Cette maladie, comme je l'ai dit ailleurs, a divers degrés d'intensité; ces degrés constituent des épidémies plus ou moins meurtrières, mais dans chaque épidémie la maladie ne frappe pas toujours au même degré.

Elle est bénigne quand il n'y a ni adynamie ni ataxie.

Quand il y a l'une des deux, ou l'une et l'autre avec peu d'intensité, il y a espoir de guérison, et c'est l'espèce que je considère comme moyenne.

Quand l'adynamie et l'ataxie sont portées très loin il n'y a presque aucun espoir de guérison. J'ai indiqué les moyens que j'ai tentés en Syrie; on peut voir ce que j'ai dit sur les vomitifs, les toniques, et les antiseptiques, ainsi que sur l'application particulière et prompte des vésicatoires.

Malgré la gravité de ce que j'appelle la troisième espèce, on a vu des guérisons, même entièrement dues à la nature, et je ne puis en passer sous silence deux exemples remarquables, quoique mon objet ne soit pas de présenter ici des faits particuliers.

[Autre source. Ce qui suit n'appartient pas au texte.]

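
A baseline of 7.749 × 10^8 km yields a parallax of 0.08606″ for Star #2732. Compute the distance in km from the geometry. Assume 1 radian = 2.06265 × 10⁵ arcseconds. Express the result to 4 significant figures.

θ = 0.08606″ = 0.08606/206265 = 4.1723 × 10^-7 rad.
d = B/θ = (7.749 × 10^8) / (4.1723 × 10^-7) = 1.8572 × 10^15 km.

1.857 × 10^15 km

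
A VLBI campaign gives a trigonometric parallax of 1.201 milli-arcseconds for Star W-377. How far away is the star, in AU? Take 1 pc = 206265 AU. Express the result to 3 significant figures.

1.72 × 10^8 AU

p = 1.201 milli-arcseconds = 0.001201 arcsec.
d = 1/p = 1/0.001201 = 832.64 pc.
In AU: 832.64 × 206265 = 1.7174 × 10^8 AU.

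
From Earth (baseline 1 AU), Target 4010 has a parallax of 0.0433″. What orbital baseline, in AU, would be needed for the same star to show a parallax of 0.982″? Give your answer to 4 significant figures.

Parallax scales linearly with baseline: p ∝ B, so B = p_target / p_Earth × 1 AU.
B = 0.982 / 0.0433 = 22.679 AU.

22.68 AU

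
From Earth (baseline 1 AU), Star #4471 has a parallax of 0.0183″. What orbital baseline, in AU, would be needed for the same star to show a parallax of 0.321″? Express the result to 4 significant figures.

Parallax scales linearly with baseline: p ∝ B, so B = p_target / p_Earth × 1 AU.
B = 0.321 / 0.0183 = 17.541 AU.

17.54 AU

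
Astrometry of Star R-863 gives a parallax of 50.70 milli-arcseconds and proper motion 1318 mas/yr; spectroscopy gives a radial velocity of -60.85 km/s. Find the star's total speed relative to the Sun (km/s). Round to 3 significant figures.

d = 1/p = 1/0.05070″ = 19.724 pc.
μ = 1318 mas/yr = 1.318 ″/yr.
v_t = 4.740 μ d = 4.740 × 1.318 × 19.724 = 123.22 km/s.
v = √(v_r² + v_t²) = √((-60.85)² + 123.22²) = √18885.9 = 137.43 km/s.

137 km/s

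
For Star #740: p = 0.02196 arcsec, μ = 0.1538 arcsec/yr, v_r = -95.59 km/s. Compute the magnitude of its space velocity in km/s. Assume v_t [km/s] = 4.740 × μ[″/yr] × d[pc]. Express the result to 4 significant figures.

101.2 km/s

d = 1/p = 1/0.02196″ = 45.537 pc.
v_t = 4.740 μ d = 4.740 × 0.1538 × 45.537 = 33.197 km/s.
v = √(v_r² + v_t²) = √((-95.59)² + 33.197²) = √10239.5 = 101.19 km/s.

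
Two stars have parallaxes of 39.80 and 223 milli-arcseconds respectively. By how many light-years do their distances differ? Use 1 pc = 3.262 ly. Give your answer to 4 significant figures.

67.33 ly

d_A = 1/0.03980″ = 25.126 pc; d_B = 1/0.2230″ = 4.4843 pc.
|d_B − d_A| = |4.4843 − 25.126| = 20.642 pc = 20.642 × 3.262 ly = 67.334 ly.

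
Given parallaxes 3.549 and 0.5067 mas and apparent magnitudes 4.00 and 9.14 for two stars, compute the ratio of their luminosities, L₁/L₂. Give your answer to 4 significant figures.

L₁/L₂ = 2.319

d₁ = 1/p₁ = 1/0.003549″ = 281.77 pc; d₂ = 1/p₂ = 1/0.0005067″ = 1973.6 pc.
M₁ = m₁ − 5 log₁₀ d₁ + 5 = 4.00 − 12.2495 + 5 = -3.2495.
M₂ = 9.14 − 16.4763 + 5 = -2.3363.
L₁/L₂ = 10^(0.4(M₂ − M₁)) = 10^(0.4 × 0.9132) = 10^0.36528 = 2.3189.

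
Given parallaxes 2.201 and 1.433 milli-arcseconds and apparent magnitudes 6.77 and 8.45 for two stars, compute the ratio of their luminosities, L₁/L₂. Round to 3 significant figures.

d₁ = 1/p₁ = 1/0.002201″ = 454.34 pc; d₂ = 1/p₂ = 1/0.001433″ = 697.84 pc.
M₁ = m₁ − 5 log₁₀ d₁ + 5 = 6.77 − 13.2869 + 5 = -1.5169.
M₂ = 8.45 − 14.2188 + 5 = -0.7688.
L₁/L₂ = 10^(0.4(M₂ − M₁)) = 10^(0.4 × 0.7481) = 10^0.29924 = 1.9918.

L₁/L₂ = 1.99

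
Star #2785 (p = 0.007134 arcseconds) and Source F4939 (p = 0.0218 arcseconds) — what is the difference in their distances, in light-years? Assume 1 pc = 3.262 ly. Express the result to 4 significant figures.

307.6 ly

d_A = 1/0.007134″ = 140.17 pc; d_B = 1/0.02180″ = 45.872 pc.
|d_B − d_A| = |45.872 − 140.17| = 94.298 pc = 94.298 × 3.262 ly = 307.6 ly.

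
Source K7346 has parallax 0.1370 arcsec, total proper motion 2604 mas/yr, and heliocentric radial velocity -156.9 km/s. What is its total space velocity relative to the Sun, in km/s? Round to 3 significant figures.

181 km/s

d = 1/p = 1/0.1370″ = 7.2993 pc.
μ = 2604 mas/yr = 2.604 ″/yr.
v_t = 4.740 μ d = 4.740 × 2.604 × 7.2993 = 90.095 km/s.
v = √(v_r² + v_t²) = √((-156.9)² + 90.095²) = √32734.7 = 180.93 km/s.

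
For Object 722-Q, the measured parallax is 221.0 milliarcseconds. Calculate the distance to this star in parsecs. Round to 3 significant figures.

4.52 pc

p = 221.0 milliarcseconds = 0.2210 arcsec.
d = 1/p = 1/0.2210 = 4.5249 pc.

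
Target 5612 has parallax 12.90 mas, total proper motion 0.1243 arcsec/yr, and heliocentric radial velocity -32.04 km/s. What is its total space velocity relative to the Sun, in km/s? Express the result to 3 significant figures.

d = 1/p = 1/0.01290″ = 77.519 pc.
v_t = 4.740 μ d = 4.740 × 0.1243 × 77.519 = 45.673 km/s.
v = √(v_r² + v_t²) = √((-32.04)² + 45.673²) = √3112.58 = 55.791 km/s.

55.8 km/s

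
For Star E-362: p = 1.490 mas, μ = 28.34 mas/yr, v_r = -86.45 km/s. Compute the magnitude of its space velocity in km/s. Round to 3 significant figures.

d = 1/p = 1/0.001490″ = 671.14 pc.
μ = 28.34 mas/yr = 0.02834 ″/yr.
v_t = 4.740 μ d = 4.740 × 0.02834 × 671.14 = 90.155 km/s.
v = √(v_r² + v_t²) = √((-86.45)² + 90.155²) = √15601.5 = 124.91 km/s.

125 km/s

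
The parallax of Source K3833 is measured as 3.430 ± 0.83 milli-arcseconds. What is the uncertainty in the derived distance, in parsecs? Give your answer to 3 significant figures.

d = 1/p, so σ_d = σ_p / p².
σ_d = 0.000830 / (0.003430)² = 0.000830 / 0.000011765 = 70.548 pc.

70.5 pc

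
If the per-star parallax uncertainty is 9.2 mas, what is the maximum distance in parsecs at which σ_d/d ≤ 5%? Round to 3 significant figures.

σ_d/d = σ_p/p, so the condition is σ_p/p ≤ 0.05, i.e. p ≥ σ_p/0.05.
p_min = 9.2/0.05 = 184 mas = 0.184 arcsec.
d_max = 1/p_min = 1/0.184 = 5.4348 pc.

5.43 pc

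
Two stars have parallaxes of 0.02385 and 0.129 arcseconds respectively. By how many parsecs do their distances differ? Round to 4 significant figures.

d_A = 1/0.02385″ = 41.929 pc; d_B = 1/0.1290″ = 7.7519 pc.
|d_B − d_A| = |7.7519 − 41.929| = 34.177 pc.

34.18 pc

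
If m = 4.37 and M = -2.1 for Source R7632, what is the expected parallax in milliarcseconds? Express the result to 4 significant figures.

5.082 mas

m − M = 4.37 − (-2.1) = 6.47.
d = 10^((m−M)/5 + 1) = 10^2.294 = 196.79 pc.
p = 1/d = 1/196.79 = 0.0050816 arcsec = 5.0816 mas.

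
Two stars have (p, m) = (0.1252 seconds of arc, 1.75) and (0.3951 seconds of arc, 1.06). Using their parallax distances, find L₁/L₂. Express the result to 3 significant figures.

L₁/L₂ = 5.27

d₁ = 1/p₁ = 1/0.1252″ = 7.9872 pc; d₂ = 1/p₂ = 1/0.3951″ = 2.531 pc.
M₁ = m₁ − 5 log₁₀ d₁ + 5 = 1.75 − 4.5120 + 5 = 2.2380.
M₂ = 1.06 − 2.0165 + 5 = 4.0435.
L₁/L₂ = 10^(0.4(M₂ − M₁)) = 10^(0.4 × 1.8055) = 10^0.72220 = 5.2747.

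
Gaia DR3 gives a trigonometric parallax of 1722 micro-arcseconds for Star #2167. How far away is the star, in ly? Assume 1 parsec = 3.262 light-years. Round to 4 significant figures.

1894 ly

p = 1722 micro-arcseconds = 0.001722 arcsec.
d = 1/p = 1/0.001722 = 580.72 pc.
In light-years: 580.72 × 3.262 = 1894.3 ly.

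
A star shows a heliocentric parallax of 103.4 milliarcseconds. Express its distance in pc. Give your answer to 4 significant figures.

9.671 pc

p = 103.4 milliarcseconds = 0.1034 arcsec.
d = 1/p = 1/0.1034 = 9.6712 pc.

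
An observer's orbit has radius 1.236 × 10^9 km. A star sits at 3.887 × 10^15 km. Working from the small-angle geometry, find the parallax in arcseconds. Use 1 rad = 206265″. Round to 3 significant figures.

θ ≈ B/d = (1.236 × 10^9) / (3.887 × 10^15) = 3.1798 × 10^-7 rad.
In arcseconds: 3.1798 × 10^-7 × 206265 = 0.065588″.

0.0656 arcsec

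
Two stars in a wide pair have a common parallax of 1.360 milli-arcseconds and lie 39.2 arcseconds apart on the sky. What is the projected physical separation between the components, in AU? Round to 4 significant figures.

28820 AU

d = 1/p = 1/0.001360″ = 735.29 pc.
At distance d (pc), an angle of θ arcsec spans θ·d AU: s = 39.2 × 735.29 = 28823 AU.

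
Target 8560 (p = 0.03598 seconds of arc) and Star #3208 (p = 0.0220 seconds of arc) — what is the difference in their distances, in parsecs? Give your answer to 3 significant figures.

17.7 pc

d_A = 1/0.03598″ = 27.793 pc; d_B = 1/0.02200″ = 45.455 pc.
|d_B − d_A| = |45.455 − 27.793| = 17.662 pc.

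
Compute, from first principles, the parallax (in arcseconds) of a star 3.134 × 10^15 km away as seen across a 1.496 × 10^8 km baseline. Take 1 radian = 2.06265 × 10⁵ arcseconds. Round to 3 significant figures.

θ ≈ B/d = (1.496 × 10^8) / (3.134 × 10^15) = 4.7735 × 10^-8 rad.
In arcseconds: 4.7735 × 10^-8 × 206265 = 0.0098461″.

0.00985 arcsec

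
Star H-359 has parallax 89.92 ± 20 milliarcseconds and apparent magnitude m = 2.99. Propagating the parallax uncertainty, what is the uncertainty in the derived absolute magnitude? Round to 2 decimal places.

M = m − 5 log₁₀ d + 5 = m + 5 log₁₀ p + 5, so ∂M/∂p = 5/(p ln 10).
σ_M = (5/ln 10) · (σ_p/p) = 2.1715 × 20/89.92 = 2.1715 × 0.22242 = 0.48299.

σ_M = 0.48 mag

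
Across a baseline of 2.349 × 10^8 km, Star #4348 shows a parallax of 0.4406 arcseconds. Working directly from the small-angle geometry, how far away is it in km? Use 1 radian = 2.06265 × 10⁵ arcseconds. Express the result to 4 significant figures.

1.100 × 10^14 km

θ = 0.4406″ = 0.4406/206265 = 2.1361 × 10^-6 rad.
d = B/θ = (2.349 × 10^8) / (2.1361 × 10^-6) = 1.0997 × 10^14 km.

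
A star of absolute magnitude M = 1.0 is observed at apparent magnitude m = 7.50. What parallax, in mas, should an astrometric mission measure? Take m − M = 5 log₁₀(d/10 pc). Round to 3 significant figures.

m − M = 7.50 − 1.0 = 6.50.
d = 10^((m−M)/5 + 1) = 10^2.300 = 199.53 pc.
p = 1/d = 1/199.53 = 0.0050118 arcsec = 5.0118 mas.

5.01 mas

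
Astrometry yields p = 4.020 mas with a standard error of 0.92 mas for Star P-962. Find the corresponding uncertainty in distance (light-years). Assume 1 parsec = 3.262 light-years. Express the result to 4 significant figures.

185.7 ly

d = 1/p, so σ_d = σ_p / p².
σ_d = 0.000920 / (0.004020)² = 0.000920 / 0.00001616 = 56.931 pc = 56.931 × 3.262 ly = 185.71 ly.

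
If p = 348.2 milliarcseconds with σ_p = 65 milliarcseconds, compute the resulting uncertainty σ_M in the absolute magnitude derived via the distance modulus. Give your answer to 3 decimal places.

M = m − 5 log₁₀ d + 5 = m + 5 log₁₀ p + 5, so ∂M/∂p = 5/(p ln 10).
σ_M = (5/ln 10) · (σ_p/p) = 2.1715 × 65/348.2 = 2.1715 × 0.18667 = 0.40535.

σ_M = 0.405 mag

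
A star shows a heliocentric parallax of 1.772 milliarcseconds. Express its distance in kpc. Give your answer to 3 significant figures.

0.564 kpc

p = 1.772 milliarcseconds = 0.001772 arcsec.
d = 1/p = 1/0.001772 = 564.33 pc.
= 0.56433 kpc.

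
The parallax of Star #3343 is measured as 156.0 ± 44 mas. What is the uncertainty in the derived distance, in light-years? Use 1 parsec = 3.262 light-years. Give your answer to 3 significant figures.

5.90 ly

d = 1/p, so σ_d = σ_p / p².
σ_d = 0.0440 / (0.1560)² = 0.0440 / 0.024336 = 1.808 pc = 1.808 × 3.262 ly = 5.8977 ly.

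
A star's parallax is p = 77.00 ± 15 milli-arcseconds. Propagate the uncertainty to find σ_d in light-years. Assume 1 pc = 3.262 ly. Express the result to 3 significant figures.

8.25 ly

d = 1/p, so σ_d = σ_p / p².
σ_d = 0.0150 / (0.07700)² = 0.0150 / 0.005929 = 2.5299 pc = 2.5299 × 3.262 ly = 8.2525 ly.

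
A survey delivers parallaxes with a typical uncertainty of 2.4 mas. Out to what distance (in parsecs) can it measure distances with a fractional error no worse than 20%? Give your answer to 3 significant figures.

σ_d/d = σ_p/p, so the condition is σ_p/p ≤ 0.20, i.e. p ≥ σ_p/0.20.
p_min = 2.4/0.20 = 12 mas = 0.012 arcsec.
d_max = 1/p_min = 1/0.012 = 83.333 pc.

83.3 pc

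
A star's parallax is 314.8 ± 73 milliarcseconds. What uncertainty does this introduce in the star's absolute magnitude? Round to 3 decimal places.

M = m − 5 log₁₀ d + 5 = m + 5 log₁₀ p + 5, so ∂M/∂p = 5/(p ln 10).
σ_M = (5/ln 10) · (σ_p/p) = 2.1715 × 73/314.8 = 2.1715 × 0.23189 = 0.50355.

σ_M = 0.504 mag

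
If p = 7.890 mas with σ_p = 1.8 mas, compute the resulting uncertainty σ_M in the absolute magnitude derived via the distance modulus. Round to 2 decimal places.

σ_M = 0.50 mag

M = m − 5 log₁₀ d + 5 = m + 5 log₁₀ p + 5, so ∂M/∂p = 5/(p ln 10).
σ_M = (5/ln 10) · (σ_p/p) = 2.1715 × 1.8/7.890 = 2.1715 × 0.22814 = 0.49541.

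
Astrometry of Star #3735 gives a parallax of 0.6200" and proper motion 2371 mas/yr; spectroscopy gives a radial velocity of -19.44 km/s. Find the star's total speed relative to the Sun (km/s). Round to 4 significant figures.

d = 1/p = 1/0.6200″ = 1.6129 pc.
μ = 2371 mas/yr = 2.371 ″/yr.
v_t = 4.740 μ d = 4.740 × 2.371 × 1.6129 = 18.127 km/s.
v = √(v_r² + v_t²) = √((-19.44)² + 18.127²) = √706.502 = 26.58 km/s.

26.58 km/s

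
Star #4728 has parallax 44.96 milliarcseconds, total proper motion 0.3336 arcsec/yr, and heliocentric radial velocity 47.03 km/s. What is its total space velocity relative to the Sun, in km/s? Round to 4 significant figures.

d = 1/p = 1/0.04496″ = 22.242 pc.
v_t = 4.740 μ d = 4.740 × 0.3336 × 22.242 = 35.17 km/s.
v = √(v_r² + v_t²) = √(47.03² + 35.17²) = √3448.75 = 58.726 km/s.

58.73 km/s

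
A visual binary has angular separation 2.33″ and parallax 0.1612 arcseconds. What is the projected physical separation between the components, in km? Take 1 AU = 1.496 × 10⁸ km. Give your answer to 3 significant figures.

d = 1/p = 1/0.1612″ = 6.2035 pc.
At distance d (pc), an angle of θ arcsec spans θ·d AU: s = 2.33 × 6.2035 = 14.454 AU.
= 14.454 × 1.496 × 10⁸ km = 2.1623 × 10^9 km.

2.16 × 10^9 km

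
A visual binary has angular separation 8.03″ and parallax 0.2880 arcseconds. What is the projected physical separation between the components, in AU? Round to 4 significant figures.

27.88 AU

d = 1/p = 1/0.2880″ = 3.4722 pc.
At distance d (pc), an angle of θ arcsec spans θ·d AU: s = 8.03 × 3.4722 = 27.882 AU.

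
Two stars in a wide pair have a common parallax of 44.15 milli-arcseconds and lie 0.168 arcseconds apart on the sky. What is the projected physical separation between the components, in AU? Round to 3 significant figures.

d = 1/p = 1/0.04415″ = 22.65 pc.
At distance d (pc), an angle of θ arcsec spans θ·d AU: s = 0.168 × 22.65 = 3.8052 AU.

3.81 AU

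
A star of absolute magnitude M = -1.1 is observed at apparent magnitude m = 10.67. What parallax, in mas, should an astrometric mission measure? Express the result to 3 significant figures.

0.443 mas

m − M = 10.67 − (-1.1) = 11.77.
d = 10^((m−M)/5 + 1) = 10^3.354 = 2259.4 pc.
p = 1/d = 1/2259.4 = 0.0004426 arcsec = 0.4426 mas.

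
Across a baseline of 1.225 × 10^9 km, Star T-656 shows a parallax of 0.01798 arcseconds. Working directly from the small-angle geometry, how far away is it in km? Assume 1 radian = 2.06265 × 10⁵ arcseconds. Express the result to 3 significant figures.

θ = 0.01798″ = 0.01798/206265 = 8.7169 × 10^-8 rad.
d = B/θ = (1.225 × 10^9) / (8.7169 × 10^-8) = 1.4053 × 10^16 km.

1.41 × 10^16 km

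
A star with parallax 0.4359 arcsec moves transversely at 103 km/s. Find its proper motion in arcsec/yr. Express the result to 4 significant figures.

9.472 arcsec/yr

d = 1/p = 1/0.4359″ = 2.2941 pc.
μ = v_t / (4.74 d) = 103 / (4.74 × 2.2941) = 103 / 10.874 = 9.4721 ″/yr.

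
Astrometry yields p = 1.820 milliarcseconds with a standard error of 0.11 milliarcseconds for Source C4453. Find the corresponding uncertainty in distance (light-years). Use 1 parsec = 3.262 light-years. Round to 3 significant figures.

108 ly

d = 1/p, so σ_d = σ_p / p².
σ_d = 0.000110 / (0.001820)² = 0.000110 / 0.0000033124 = 33.209 pc = 33.209 × 3.262 ly = 108.33 ly.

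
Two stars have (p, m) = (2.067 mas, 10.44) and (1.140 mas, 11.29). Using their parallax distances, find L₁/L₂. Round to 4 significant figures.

d₁ = 1/p₁ = 1/0.002067″ = 483.79 pc; d₂ = 1/p₂ = 1/0.001140″ = 877.19 pc.
M₁ = m₁ − 5 log₁₀ d₁ + 5 = 10.44 − 13.4233 + 5 = 2.0167.
M₂ = 11.29 − 14.7155 + 5 = 1.5745.
L₁/L₂ = 10^(0.4(M₂ − M₁)) = 10^(0.4 × (-0.4422)) = 10^(-0.17688) = 0.66546.

L₁/L₂ = 0.6655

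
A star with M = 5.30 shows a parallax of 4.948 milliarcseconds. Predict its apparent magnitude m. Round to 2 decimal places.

d = 1/p = 1/0.004948″ = 202.1 pc.
m − M = 5 log₁₀ d − 5 = 5 log₁₀(202.1) − 5 = 11.5278 − 5 = 6.5278.
m = M + (m − M) = 5.30 + 6.5278 = 11.83.

m = 11.83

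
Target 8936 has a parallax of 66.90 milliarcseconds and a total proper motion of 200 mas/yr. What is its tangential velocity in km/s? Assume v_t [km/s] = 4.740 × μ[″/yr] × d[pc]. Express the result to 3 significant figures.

14.2 km/s

d = 1/p = 1/0.06690″ = 14.948 pc.
μ = 200 mas/yr = 0.200 ″/yr.
v_t = 4.74 × μ × d = 4.74 × 0.200 × 14.948 = 14.171 km/s.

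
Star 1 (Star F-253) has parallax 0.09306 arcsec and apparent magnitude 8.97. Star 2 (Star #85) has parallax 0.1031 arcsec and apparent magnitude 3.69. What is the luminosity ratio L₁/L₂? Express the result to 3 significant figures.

L₁/L₂ = 0.00948

d₁ = 1/p₁ = 1/0.09306″ = 10.746 pc; d₂ = 1/p₂ = 1/0.1031″ = 9.6993 pc.
M₁ = m₁ − 5 log₁₀ d₁ + 5 = 8.97 − 5.1562 + 5 = 8.8138.
M₂ = 3.69 − 4.9337 + 5 = 3.7563.
L₁/L₂ = 10^(0.4(M₂ − M₁)) = 10^(0.4 × (-5.0575)) = 10^(-2.02300) = 0.0094842.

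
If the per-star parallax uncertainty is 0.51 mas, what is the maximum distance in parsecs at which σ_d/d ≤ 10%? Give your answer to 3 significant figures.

196 pc

σ_d/d = σ_p/p, so the condition is σ_p/p ≤ 0.10, i.e. p ≥ σ_p/0.10.
p_min = 0.51/0.10 = 5.1 mas = 0.0051 arcsec.
d_max = 1/p_min = 1/0.0051 = 196.08 pc.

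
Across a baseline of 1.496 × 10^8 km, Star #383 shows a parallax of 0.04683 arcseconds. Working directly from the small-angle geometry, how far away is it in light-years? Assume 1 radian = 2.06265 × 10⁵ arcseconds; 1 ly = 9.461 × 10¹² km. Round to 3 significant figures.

69.6 ly

θ = 0.04683″ = 0.04683/206265 = 2.2704 × 10^-7 rad.
d = B/θ = (1.496 × 10^8) / (2.2704 × 10^-7) = 6.5891 × 10^14 km = (6.5891 × 10^14) / (9.461 × 10^12) ly = 69.645 ly.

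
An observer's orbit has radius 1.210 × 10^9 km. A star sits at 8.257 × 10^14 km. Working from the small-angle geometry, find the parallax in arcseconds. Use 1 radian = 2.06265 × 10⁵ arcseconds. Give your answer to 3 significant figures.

θ ≈ B/d = (1.210 × 10^9) / (8.257 × 10^14) = 1.4654 × 10^-6 rad.
In arcseconds: 1.4654 × 10^-6 × 206265 = 0.30226″.

0.302 arcsec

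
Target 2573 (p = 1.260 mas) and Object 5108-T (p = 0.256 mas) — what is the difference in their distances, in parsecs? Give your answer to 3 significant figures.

d_A = 1/0.001260″ = 793.65 pc; d_B = 1/0.0002560″ = 3906.3 pc.
|d_B − d_A| = |3906.3 − 793.65| = 3112.7 pc.

3110 pc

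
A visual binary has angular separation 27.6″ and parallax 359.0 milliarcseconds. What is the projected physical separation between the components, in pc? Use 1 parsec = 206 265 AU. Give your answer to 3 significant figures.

d = 1/p = 1/0.3590″ = 2.7855 pc.
At distance d (pc), an angle of θ arcsec spans θ·d AU: s = 27.6 × 2.7855 = 76.88 AU.
= 76.88 / 206265 = 0.00037272 pc.

0.000373 pc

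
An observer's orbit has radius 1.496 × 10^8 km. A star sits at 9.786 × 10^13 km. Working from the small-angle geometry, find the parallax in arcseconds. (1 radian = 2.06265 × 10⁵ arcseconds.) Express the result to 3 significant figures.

0.315 arcsec

θ ≈ B/d = (1.496 × 10^8) / (9.786 × 10^13) = 1.5287 × 10^-6 rad.
In arcseconds: 1.5287 × 10^-6 × 206265 = 0.31532″.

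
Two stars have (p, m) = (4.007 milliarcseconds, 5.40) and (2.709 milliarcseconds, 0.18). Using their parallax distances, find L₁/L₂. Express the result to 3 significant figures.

d₁ = 1/p₁ = 1/0.004007″ = 249.56 pc; d₂ = 1/p₂ = 1/0.002709″ = 369.14 pc.
M₁ = m₁ − 5 log₁₀ d₁ + 5 = 5.40 − 11.9859 + 5 = -1.5859.
M₂ = 0.18 − 12.8360 + 5 = -7.6560.
L₁/L₂ = 10^(0.4(M₂ − M₁)) = 10^(0.4 × (-6.0701)) = 10^(-2.42804) = 0.0037322.

L₁/L₂ = 0.00373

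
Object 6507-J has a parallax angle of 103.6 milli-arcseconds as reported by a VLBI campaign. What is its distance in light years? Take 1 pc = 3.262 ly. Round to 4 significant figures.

31.49 light years

p = 103.6 milli-arcseconds = 0.1036 arcsec.
d = 1/p = 1/0.1036 = 9.6525 pc.
In light-years: 9.6525 × 3.262 = 31.486 ly.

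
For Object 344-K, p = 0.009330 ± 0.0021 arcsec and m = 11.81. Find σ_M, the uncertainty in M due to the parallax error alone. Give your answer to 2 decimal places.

σ_M = 0.49 mag

M = m − 5 log₁₀ d + 5 = m + 5 log₁₀ p + 5, so ∂M/∂p = 5/(p ln 10).
σ_M = (5/ln 10) · (σ_p/p) = 2.1715 × 0.0021/0.009330 = 2.1715 × 0.22508 = 0.48876.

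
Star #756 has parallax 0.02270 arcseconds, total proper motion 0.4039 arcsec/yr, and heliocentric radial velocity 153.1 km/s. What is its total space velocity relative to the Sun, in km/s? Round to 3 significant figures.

175 km/s

d = 1/p = 1/0.02270″ = 44.053 pc.
v_t = 4.740 μ d = 4.740 × 0.4039 × 44.053 = 84.339 km/s.
v = √(v_r² + v_t²) = √(153.1² + 84.339²) = √30552.7 = 174.79 km/s.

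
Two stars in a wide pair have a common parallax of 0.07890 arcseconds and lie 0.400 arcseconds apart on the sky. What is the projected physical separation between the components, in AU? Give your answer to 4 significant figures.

5.070 AU

d = 1/p = 1/0.07890″ = 12.674 pc.
At distance d (pc), an angle of θ arcsec spans θ·d AU: s = 0.400 × 12.674 = 5.0696 AU.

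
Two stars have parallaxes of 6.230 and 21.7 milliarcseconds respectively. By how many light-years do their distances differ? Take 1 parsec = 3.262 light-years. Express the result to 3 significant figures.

d_A = 1/0.006230″ = 160.51 pc; d_B = 1/0.02170″ = 46.083 pc.
|d_B − d_A| = |46.083 − 160.51| = 114.43 pc = 114.43 × 3.262 ly = 373.27 ly.

373 ly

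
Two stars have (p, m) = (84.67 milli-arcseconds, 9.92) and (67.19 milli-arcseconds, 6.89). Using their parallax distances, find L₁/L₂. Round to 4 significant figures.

d₁ = 1/p₁ = 1/0.08467″ = 11.811 pc; d₂ = 1/p₂ = 1/0.06719″ = 14.883 pc.
M₁ = m₁ − 5 log₁₀ d₁ + 5 = 9.92 − 5.3614 + 5 = 9.5586.
M₂ = 6.89 − 5.8635 + 5 = 6.0265.
L₁/L₂ = 10^(0.4(M₂ − M₁)) = 10^(0.4 × (-3.5321)) = 10^(-1.41284) = 0.038651.

L₁/L₂ = 0.03865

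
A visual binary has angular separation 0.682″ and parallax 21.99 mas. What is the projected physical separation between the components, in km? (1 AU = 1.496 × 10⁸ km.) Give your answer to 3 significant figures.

d = 1/p = 1/0.02199″ = 45.475 pc.
At distance d (pc), an angle of θ arcsec spans θ·d AU: s = 0.682 × 45.475 = 31.014 AU.
= 31.014 × 1.496 × 10⁸ km = 4.6397 × 10^9 km.

4.64 × 10^9 km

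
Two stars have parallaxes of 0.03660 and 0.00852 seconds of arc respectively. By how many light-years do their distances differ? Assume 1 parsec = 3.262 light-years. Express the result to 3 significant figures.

294 ly

d_A = 1/0.03660″ = 27.322 pc; d_B = 1/0.008520″ = 117.37 pc.
|d_B − d_A| = |117.37 − 27.322| = 90.048 pc = 90.048 × 3.262 ly = 293.74 ly.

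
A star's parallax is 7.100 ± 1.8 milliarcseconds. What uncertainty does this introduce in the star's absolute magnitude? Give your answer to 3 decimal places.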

Un sapeur, attaqué de la peste pendant l'expédition de Syrie, s'échappa nu, dans un violent délire, du fort de Cathiéh, et erra pendant près de trois semaines dans le désert; deux bubons qu'il avait abcédèrent et se cicatrisèrent d'eux-mêmes; il subsista, quand il sentit le besoin des aliments, avec cette petite espèce d'oseille dont j'ai parlé ailleurs.

Le second cas est celui d'un artilleur qui avait deux bubons et un charbon; dans un violent délire, il s'échappa, le jour de son entrée, des baraques du lazaret de Boulak, et se précipita dans le Nil: il fut retiré au bout d'une demi-heure au-dessous d'Embabéh par des habitants de ce village, et il guérit parfaitement.

La peste de l'an VII se trouve amplement décrite dans l'expédition de Syrie; elle a été très meurtrière.

Celle des années VIII et IX n'a point offert de différences assez tranchantes pour forcer à en varier le traitement: on a guéri environ un tiers des malades dans l'an VIII.